Cuándo se considera una adicción

Cuando la incorporación de lo que sea deviene urgente, hablamos de adicción: estamos convencidos de que lo necesitamos sí o sí para no morir. Las hay más fáciles de reconocer, como la adicción al tabaco, al alcohol, a la cocaína... Otras son menos detectables, como la adicción a la comida, al azúcar, al café o a los psicofármacos. Y otras aún son más invisibles, como la adicción al reconocimiento social, al trabajo, al éxito, a internet o al i-Phone.

El hecho de que algunas sustancias adictivas sean legales y otras ilegales no marca una diferencia a la hora de comprender qué nos pasa.

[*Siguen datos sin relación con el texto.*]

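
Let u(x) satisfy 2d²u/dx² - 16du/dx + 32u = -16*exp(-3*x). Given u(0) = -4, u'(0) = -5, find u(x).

u = -188*exp(4*x)/49 - 8*exp(-3*x)/49 + 69*x*exp(4*x)/7

Divide through by 2: u'' - 8u' + 16u = -8*exp(-3*x).
Characteristic equation r² - 8r + 16 = 0 has discriminant (-8)² - 4·(16) = 0, so r = 4 is a repeated root.
Hence u_h = (C1 + C2*x)*exp(4*x).
Try u_p = A*exp(-3*x). Substituting into the equation and dividing by exp(-3*x) gives A = -8/49, so u_p = -8*exp(-3*x)/49.
General solution: u = -8*exp(-3*x)/49 + C1*exp(4*x) + C2*x*exp(4*x).
Apply the initial conditions: u(0) = -8/49 + C1 = -4 and u'(0) = 24/49 + C2 + 4*C1 = -5. Solving gives C1 = -188/49, C2 = 69/7.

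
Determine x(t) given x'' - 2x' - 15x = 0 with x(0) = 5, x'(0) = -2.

Characteristic equation r² - 2r - 15 = 0 factors as (r - 5)(r + 3) = 0, so r = 5, -3.
Hence x_h = C1*exp(5*t) + C2*exp(-3*t).
Apply the initial conditions: x(0) = C1 + C2 = 5 and x'(0) = -3*C2 + 5*C1 = -2. Solving gives C1 = 13/8, C2 = 27/8.

x = 13*exp(5*t)/8 + 27*exp(-3*t)/8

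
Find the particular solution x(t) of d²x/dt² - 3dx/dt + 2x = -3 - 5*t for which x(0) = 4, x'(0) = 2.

x = -21/4 + 14*exp(t) - 19*exp(2*t)/4 - 5*t/2

Characteristic equation r² - 3r + 2 = 0 factors as (r - 2)(r - 1) = 0, so r = 2, 1.
Hence x_h = C1*exp(2*t) + C2*exp(t).
For the particular solution try x_p = A0 + A1*t. Substituting and matching coefficients of each power of t gives A0 = -21/4, A1 = -5/2, so x_p = -21/4 - 5*t/2.
General solution: x = -21/4 - 5*t/2 + C1*exp(2*t) + C2*exp(t).
Apply the initial conditions: x(0) = -21/4 + C1 + C2 = 4 and x'(0) = -5/2 + C2 + 2*C1 = 2. Solving gives C1 = -19/4, C2 = 14.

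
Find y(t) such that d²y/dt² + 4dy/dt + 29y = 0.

Characteristic equation r² + 4r + 29 = 0 has discriminant (4)² - 4·(29) = -100 < 0, so r = -2 ± 5i.
Hence y_h = C1*cos(5*t)*exp(-2*t) + C2*exp(-2*t)*sin(5*t).

y = C1*cos(5*t)*exp(-2*t) + C2*exp(-2*t)*sin(5*t)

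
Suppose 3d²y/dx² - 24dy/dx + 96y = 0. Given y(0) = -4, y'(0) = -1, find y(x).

Divide through by 3: y'' - 8y' + 32y = 0.
Characteristic equation r² - 8r + 32 = 0 has discriminant (-8)² - 4·(32) = -64 < 0, so r = 4 ± 4i.
Hence y_h = C1*cos(4*x)*exp(4*x) + C2*exp(4*x)*sin(4*x).
Apply the initial conditions: y(0) = C1 = -4 and y'(0) = 4*C1 + 4*C2 = -1. Solving gives C1 = -4, C2 = 15/4.

y = -4*cos(4*x)*exp(4*x) + 15*exp(4*x)*sin(4*x)/4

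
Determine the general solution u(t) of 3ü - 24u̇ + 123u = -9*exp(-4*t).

u = -3*exp(-4*t)/89 + C1*cos(5*t)*exp(4*t) + C2*exp(4*t)*sin(5*t)

Divide through by 3: u'' - 8u' + 41u = -3*exp(-4*t).
Characteristic equation r² - 8r + 41 = 0 has discriminant (-8)² - 4·(41) = -100 < 0, so r = 4 ± 5i.
Hence u_h = C1*cos(5*t)*exp(4*t) + C2*exp(4*t)*sin(5*t).
Try u_p = A*exp(-4*t). Substituting into the equation and dividing by exp(-4*t) gives A = -3/89, so u_p = -3*exp(-4*t)/89.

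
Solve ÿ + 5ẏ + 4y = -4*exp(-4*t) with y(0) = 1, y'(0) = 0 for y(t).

Characteristic equation r² + 5r + 4 = 0 factors as (r + 4)(r + 1) = 0, so r = -4, -1.
Hence y_h = C1*exp(-4*t) + C2*exp(-t).
Since exp(-4*t) solves the homogeneous equation (r = -4 is a root of multiplicity 1), multiply the trial by t. Try y_p = A*t*exp(-4*t). Substituting into the equation and dividing by exp(-4*t) gives A = 4/3, so y_p = 4*t*exp(-4*t)/3.
General solution: y = C1*exp(-4*t) + C2*exp(-t) + 4*t*exp(-4*t)/3.
Apply the initial conditions: y(0) = C1 + C2 = 1 and y'(0) = 4/3 - C2 - 4*C1 = 0. Solving gives C1 = 1/9, C2 = 8/9.

y = exp(-4*t)/9 + 8*exp(-t)/9 + 4*t*exp(-4*t)/3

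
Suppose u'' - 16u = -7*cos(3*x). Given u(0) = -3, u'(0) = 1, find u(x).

u = -353*exp(-4*x)/200 - 303*exp(4*x)/200 + 7*cos(3*x)/25

Characteristic equation r² - 16 = 0 factors as (r + 4)(r - 4) = 0, so r = -4, 4.
Hence u_h = C1*exp(-4*x) + C2*exp(4*x).
Try u_p = A*cos(3*x) + B*sin(3*x). Substituting and equating the coefficients of cos(3x) and sin(3x) gives A = 7/25, B = 0, so u_p = 7*cos(3*x)/25.
General solution: u = 7*cos(3*x)/25 + C1*exp(-4*x) + C2*exp(4*x).
Apply the initial conditions: u(0) = 7/25 + C1 + C2 = -3 and u'(0) = -4*C1 + 4*C2 = 1. Solving gives C1 = -353/200, C2 = -303/200.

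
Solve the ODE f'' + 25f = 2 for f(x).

Characteristic equation r² + 25 = 0 has discriminant (0)² - 4·(25) = -100 < 0, so r = ± 5i.
Hence f_h = C1*cos(5*x) + C2*sin(5*x).
For the particular solution try f_p = A0. Substituting and matching coefficients of each power of x gives A0 = 2/25, so f_p = 2/25.

f = 2/25 + C1*cos(5*x) + C2*sin(5*x)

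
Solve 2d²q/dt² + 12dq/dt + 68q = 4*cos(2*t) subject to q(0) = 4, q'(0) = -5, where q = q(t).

q = 2*sin(2*t)/87 + 5*cos(2*t)/87 + 118*exp(-3*t)*sin(5*t)/87 + 343*cos(5*t)*exp(-3*t)/87

Divide through by 2: q'' + 6q' + 34q = 2*cos(2*t).
Characteristic equation r² + 6r + 34 = 0 has discriminant (6)² - 4·(34) = -100 < 0, so r = -3 ± 5i.
Hence q_h = C1*cos(5*t)*exp(-3*t) + C2*exp(-3*t)*sin(5*t).
Try q_p = A*cos(2*t) + B*sin(2*t). Substituting and equating the coefficients of cos(2t) and sin(2t) gives A = 5/87, B = 2/87, so q_p = 2*sin(2*t)/87 + 5*cos(2*t)/87.
General solution: q = 2*sin(2*t)/87 + 5*cos(2*t)/87 + C1*cos(5*t)*exp(-3*t) + C2*exp(-3*t)*sin(5*t).
Apply the initial conditions: q(0) = 5/87 + C1 = 4 and q'(0) = 4/87 - 3*C1 + 5*C2 = -5. Solving gives C1 = 343/87, C2 = 118/87.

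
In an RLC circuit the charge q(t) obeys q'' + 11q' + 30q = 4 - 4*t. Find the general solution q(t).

q = 41/225 - 2*t/15 + C1*exp(-5*t) + C2*exp(-6*t)

Characteristic equation r² + 11r + 30 = 0 factors as (r + 5)(r + 6) = 0, so r = -5, -6.
Hence q_h = C1*exp(-5*t) + C2*exp(-6*t).
For the particular solution try q_p = A0 + A1*t. Substituting and matching coefficients of each power of t gives A0 = 41/225, A1 = -2/15, so q_p = 41/225 - 2*t/15.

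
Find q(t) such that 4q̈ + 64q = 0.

q = C1*cos(4*t) + C2*sin(4*t)

Divide through by 4: q'' + 16q = 0.
Characteristic equation r² + 16 = 0 has discriminant (0)² - 4·(16) = -64 < 0, so r = ± 4i.
Hence q_h = C1*cos(4*t) + C2*sin(4*t).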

Es evidente que somos una sociedad adictiva y que, en cierto punto, todos nos manejamos con diversos grados de adicción. Pero también queda claro que la adicción no se combate. No es posible luchar contra una necesidad primaria. Y tampoco hay ninguna duda de que toda adicción –es decir, toda incorporación desesperada de madre– busca resarcirse. Por tanto, sería muy necio, además de habernos quedado sin mamá, quedarnos sin cigarrillo, luchando para soportar la falta. No es posible seguir peleando en contra de nuestras necesidades primarias. Estamos desamparados, aunque tengamos 40 o 50 años. Para el alma que sufre, no hay edad. Las adicciones comienzan y se establecen siempre a partir del desamparo original.

La adicción es una expresión directa de nuestro niño interior desamparado. Refleja nuestros aspectos más infantiles e inmaduros. Es la parte menos “manejable” de nuestra organización psíquica. El mecanismo adictivo delega todo poder de decisión en algo tan ridículo como un pastel frente al que perdemos nuestra capacidad de autonomía, como sucedió frente a la figura de nuestra madre cuando decidía, actuaba, nutría o castigaba sin tener en cuenta nuestras más sutiles necesidades.

Al principio, las adicciones pueden ser complejas de detectar porque sobre muchas de ellas tenemos valoraciones positivas, como el éxito profesional, el dinero o el consumo moderado de alcohol. Las adicciones no se reconocen por el tipo de sustancia que incorporamos, ni por la cantidad o la frecuencia de su consumo, sino por la desesperación que sentimos cuando aparece la necesidad inmediata de introducirla. Si no podemos vivir “sin”, si la necesidad duele porque hay vacío, sabemos que no hemos sido suficientemente satisfechos en el momento adecuado de obtener cuidados, es decir, cuando éramos bebés o niños pequeños.

El principal problema al abordar las adicciones es que permanecemos prisioneros de las necesidades infantiles. No podemos discernir que se trata de nuestra realidad emocional primaria y que nos encontramos sin herramientas para salir del circuito. Ahora es imprescindible que comprendamos que, incorporemos lo que incorporemos, ya no obtendremos a mamá. Esa es historia antigua, que merece una profunda comprensión y un delicado trabajo de regresión y sanación.

Si recordamos nuestra infancia, quizá podamos nombrar las cosas siendo honestos con nuestras emociones y comprendiendo el nivel de carencia que hemos padecido. Hoy ya no podremos obtener cuidados maternos, pero es posible sanarnos a través de una conciencia plena de nuestra realidad emocional.